# jewelry box with bark



## del schisler (Feb 2, 2006)

this mite not be the one you would buy But i thought it was different Mite be use to put nuts and seeds in it? It is a florida wood but i forgot what It has been 6 yrs sence i cut it I just cut it in chunks At a angle to get the growth rings The bark is tight so i desided to leve it on It is sprayed with M.L.Campbell low gloss lacquer thanks for looking I dont mind your comment No it wasn't budwiser that made me do it del


----------



## bobj3 (Jan 17, 2006)

Hi del

Very NICE 

This is the type that sells very well in Colorado ,many gift shops will have this type of boxes, that they sale all the time...
The last time I saw them up for sell they got 18.oo to 35.oo dollars ea. most have green flocking inside of them and some will have a mountain/lake/snow etc. seen on the top or inside the lid. 
The one you made would go for a bit higher in price because the tree was not Round so to speak...  and all the parts came from the same tree, the more rustic they are the better they sale. 

Bj


----------



## challagan (Feb 7, 2006)

Nice one Del, great idea.
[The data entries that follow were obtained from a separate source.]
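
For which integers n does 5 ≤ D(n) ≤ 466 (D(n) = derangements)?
4, 5, 6

Reasoning: Using D(n) = (n−1)[D(n−1) + D(n−2)] with D(1)=0, D(2)=1: D(3)=2; D(4)=9; D(5)=44; D(6)=265; D(7)=1,854. So valid n = 4, 5, 6.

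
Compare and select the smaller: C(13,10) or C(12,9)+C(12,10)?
By Pascal's identity: C(13,10) = C(12,9)+C(12,10) = 286. Equal.
Final answer: Equal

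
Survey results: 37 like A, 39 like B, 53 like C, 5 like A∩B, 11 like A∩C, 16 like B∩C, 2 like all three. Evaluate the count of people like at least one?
99

Reasoning: |A∪B∪C| = 37+39+53-5-11-16+2 = 99.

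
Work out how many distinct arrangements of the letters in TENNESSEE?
Word has 9 letters (T=1, E=4, N=2, S=2). Arrangements: 9!/Π(k!) = 3,780.
Final answer: 3,780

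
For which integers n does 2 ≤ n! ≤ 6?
2, 3
n! is strictly increasing; 2! = 2 and 3! = 6, so valid n = 2, 3.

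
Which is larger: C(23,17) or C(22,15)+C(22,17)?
C(22,15)+C(22,17)

Reasoning: C(23,17)=100,947; C(22,15)+C(22,17)=170,544+26,334=196,878.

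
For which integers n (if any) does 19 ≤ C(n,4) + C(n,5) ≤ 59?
6, 7

Explanation: C(5,4)+C(5,5)=6; C(6,4)+C(6,5)=21; C(7,4)+C(7,5)=56; C(8,4)+C(8,5)=126. So valid n = 6, 7.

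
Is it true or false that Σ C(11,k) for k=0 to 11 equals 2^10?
False

Binomial theorem: Σ C(11,k) = (1+1)^11 = 2^11 = 2,048; RHS 2^10 = 1,024.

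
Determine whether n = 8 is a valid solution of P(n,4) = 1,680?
Yes

Solution: P(8,4) = 8·7·6·5 = 1,680, which equals 1,680.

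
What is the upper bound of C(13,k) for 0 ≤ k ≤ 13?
Maximum at k = 6 or k = 7: C(13,6) = 1,716.

Answer: 1,716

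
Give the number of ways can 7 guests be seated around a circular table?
720

Reasoning: Circular arrangements: (7-1)! = 720.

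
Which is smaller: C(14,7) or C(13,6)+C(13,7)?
Equal
By Pascal's identity: C(14,7) = C(13,6)+C(13,7) = 3,432. Equal.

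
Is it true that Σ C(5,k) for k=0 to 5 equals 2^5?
Binomial theorem: Σ C(5,k) = (1+1)^5 = 2^5 = 32; RHS 2^5 = 32.
Final answer: True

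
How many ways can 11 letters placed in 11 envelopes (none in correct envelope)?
14,684,570

Working:
Using D(n) = (n-1)[D(n-1) + D(n-2)]:
D(11) = (11-1) × [D(10) + D(9)]
      = 10 × [1334961 + 133496]
      = 10 × 1468457
      = 14,684,570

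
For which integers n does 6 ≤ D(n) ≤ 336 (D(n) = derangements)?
4, 5, 6

Using D(n) = (n−1)[D(n−1) + D(n−2)] with D(1)=0, D(2)=1: D(3)=2; D(4)=9; D(5)=44; D(6)=265; D(7)=1,854. So valid n = 4, 5, 6.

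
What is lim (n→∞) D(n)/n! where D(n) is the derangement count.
1/e

Solution: D(n)/n! → 1/e ≈ 0.3679 as n → ∞.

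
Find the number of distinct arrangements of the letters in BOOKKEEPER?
Word has 10 letters (B=1, O=2, K=2, E=3, P=1, R=1). Arrangements: 10!/Π(k!) = 151,200.

Answer: 151,200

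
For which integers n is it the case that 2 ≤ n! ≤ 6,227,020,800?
n! is strictly increasing; 2! = 2 and 13! = 6,227,020,800, so valid n = 2, 3, 4, 5, 6, 7, 8, 9, 10, 11, 12, 13.
Final answer: 2, 3, 4, 5, 6, 7, 8, 9, 10, 11, 12, 13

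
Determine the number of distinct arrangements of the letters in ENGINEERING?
277,200

Solution: Word has 11 letters (E=3, N=3, G=2, I=2, R=1). Arrangements: 11!/Π(k!) = 277,200.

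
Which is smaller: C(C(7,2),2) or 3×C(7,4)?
C(C(7,2),2)=210, 3×C(7,4)=105.

Answer: 3×C(7,4)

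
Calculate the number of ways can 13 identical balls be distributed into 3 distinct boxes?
C(13+3-1, 3-1) = C(15, 2) = 105.
Final answer: 105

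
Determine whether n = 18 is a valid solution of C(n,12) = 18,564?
Yes

Reasoning: C(18,12) = 18·17·16·15·14·13·12·11·10·9·8·7/12! = 8,892,185,702,400/479,001,600 = 18,564, which equals 18,564.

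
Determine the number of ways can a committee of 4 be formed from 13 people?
715

Working:
C(13,4) = 13! / (4! × (13-4)!)
         = 13! / (4! × 9!)
         = 715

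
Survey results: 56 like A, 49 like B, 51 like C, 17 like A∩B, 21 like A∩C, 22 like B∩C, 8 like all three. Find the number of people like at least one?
104

Reasoning: |A∪B∪C| = 56+49+51-17-21-22+8 = 104.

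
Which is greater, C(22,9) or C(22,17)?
C(22,9)

Reasoning: C(22,9)=497,420, C(22,17)=26,334.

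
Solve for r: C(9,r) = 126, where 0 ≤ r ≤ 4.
C(9,r) is increasing for 0 ≤ r ≤ 4. Stepping up (C(9,r+1) = C(9,r)·(9−r)/(r+1)): C(9,1) = 9, C(9,2) = 36, C(9,3) = 84, C(9,4) = 126 ✓. So r = 4.

Answer: 4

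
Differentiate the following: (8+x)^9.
9(8+x)^8

Explanation: Using the power rule: d/dx (8+x)^9 = 9(8+x)^{8}.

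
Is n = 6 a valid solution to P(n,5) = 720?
Yes

Solution: P(6,5) = 6·5·4·3·2 = 720, which equals 720.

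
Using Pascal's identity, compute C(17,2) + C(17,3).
C(17,2) + C(17,3) = C(18,3) = 816.

Answer: 816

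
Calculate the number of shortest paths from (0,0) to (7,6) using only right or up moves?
1,716

Working:
Choose 7 rights from 13 moves: C(13,7) = 1,716.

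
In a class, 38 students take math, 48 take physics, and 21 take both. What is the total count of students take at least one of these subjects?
65

Solution: |A∪B| = |A|+|B|-|A∩B| = 38+48-21 = 65.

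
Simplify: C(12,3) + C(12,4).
715

Working:
By Pascal's identity: C(13,4) = 715.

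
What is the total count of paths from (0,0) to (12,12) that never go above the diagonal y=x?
208,012

Counted by the Catalan number C_12: C_12 = C(24,12)/(12+1) = 2,704,156/13 = 208,012.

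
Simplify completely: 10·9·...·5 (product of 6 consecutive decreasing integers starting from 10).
151,200

This is P(10,6) = 10!/(4)! = 151,200.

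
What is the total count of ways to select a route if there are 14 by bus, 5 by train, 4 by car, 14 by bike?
37

Explanation: By the addition principle: 14 + 5 + 4 + 14 = 37.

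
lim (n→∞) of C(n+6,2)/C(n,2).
1

Explanation: Both numerator and denominator grow as n^2/2! for large n, so the ratio → 1.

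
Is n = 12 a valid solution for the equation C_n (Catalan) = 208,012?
Yes

Solution: C_12 = C(24,12)/(12+1) = 2,704,156/13 = 208,012, which equals 208,012.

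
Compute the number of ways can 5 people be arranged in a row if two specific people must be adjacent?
48

Explanation: Treat pair as unit: (5-1)! arrangements × 2 internal orders = 48.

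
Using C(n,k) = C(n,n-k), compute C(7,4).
C(7,4) = C(7,3) = 35.
Final answer: 35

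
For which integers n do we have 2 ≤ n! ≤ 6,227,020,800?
2, 3, 4, 5, 6, 7, 8, 9, 10, 11, 12, 13

Working:
n! is strictly increasing; 2! = 2 and 13! = 6,227,020,800, so valid n = 2, 3, 4, 5, 6, 7, 8, 9, 10, 11, 12, 13.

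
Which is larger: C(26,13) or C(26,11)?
C(26,13)=10,400,600, C(26,11)=7,726,160.
Final answer: C(26,13)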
Thanks for posting it. 

Corey


----------



## Joe Lyddon (Sep 11, 2004)

Del, very pretty and unique!!

... reminds me of a specialty sandwich!!  

Very NICE!


----------



## Dr.Zook (Sep 10, 2004)

Nice Del, I do like the use of the growth rings. Shows some imagination.


----------



## del schisler (Feb 2, 2006)

thanks fellows for the nice remarks Just different That's what i like Only 1 in the world Serial # 1 del


----------